Many of you have asked what those leaves in the garden are, if they are edible…they are sesame or Korea perilla leaves, or in Korean, one would say, kkaennip, 깻잎. They are related to the smaller, shiso leaf that is found most commonly in Japanese cuisine. Sometimes Koreans will wrap barbequed meat, rice, and pepper paste in them (yes raw) – ssam, sometimes they will be deep fried in batter (like Japanese tempura), and other times you may find them amongst the side dishes as kkaennip kimchee. Here is a recipe for the latter if you are feeling adventurous:
4 bunches sesame leaves, about 40
2 cups water
1 tablespoon salt
1 teaspoon rice flour
1 teaspoon minced green pepper (skinny kind you will also see in our garden)
1 teaspoon mool yut (Korean corn syrup)
2 tablespoon water
2 teaspoon fish sauce
2 teaspoon coarse ground red chili pepper
1 teaspoon fine ground red chili powder
12 cloves fresh garlic
1/2 inch knob fresh ginger
Stir salt and water together until salt is dissolved.
Rinse the leaves in cold water and drain. Place in a bowl and pour brine over leaves. Let it sit out for about 1/2 hour.
Mix water and rice flour together then heat over low heat until the mixture thickens slightly. Mince or fine chop three of the garlic cloves.

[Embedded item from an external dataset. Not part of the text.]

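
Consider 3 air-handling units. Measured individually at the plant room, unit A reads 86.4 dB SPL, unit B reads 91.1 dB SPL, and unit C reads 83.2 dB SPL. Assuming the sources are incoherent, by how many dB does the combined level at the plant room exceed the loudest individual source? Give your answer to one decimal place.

Uncorrelated sources add in intensity (power), not in dB.
L_total = 10·log₁₀(10^(86.4/10) + 10^(91.1/10) + 10^(83.2/10)) = 92.86 dB SPL.
Excess over the loudest (91.1 dB): 92.86 − 91.1 = 1.8 dB.

1.8 dB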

Place remaining garlic, pepper, and ginger in a blender with just enough water to blend into a paste. Mix all sauce ingredients together in a small bowl and let sit for 15 minutes.
Remove the leaves from brine and shake gently to remove excess liquid.
Get a spoonful of kimchee sauce and spread a small amount on each leaf in each bunch, with a bit more sauce on the outer leaves (both top and bottom leaf). Stack the bunches in a sealable container with the tied stems facing in opposite directions.
Place any remaining kimchee sauce on top of stacked leaves. Close container and let sit at room temperature for 1 hour. Move to refrigerator and let sit for 24 to 72 hours before serving.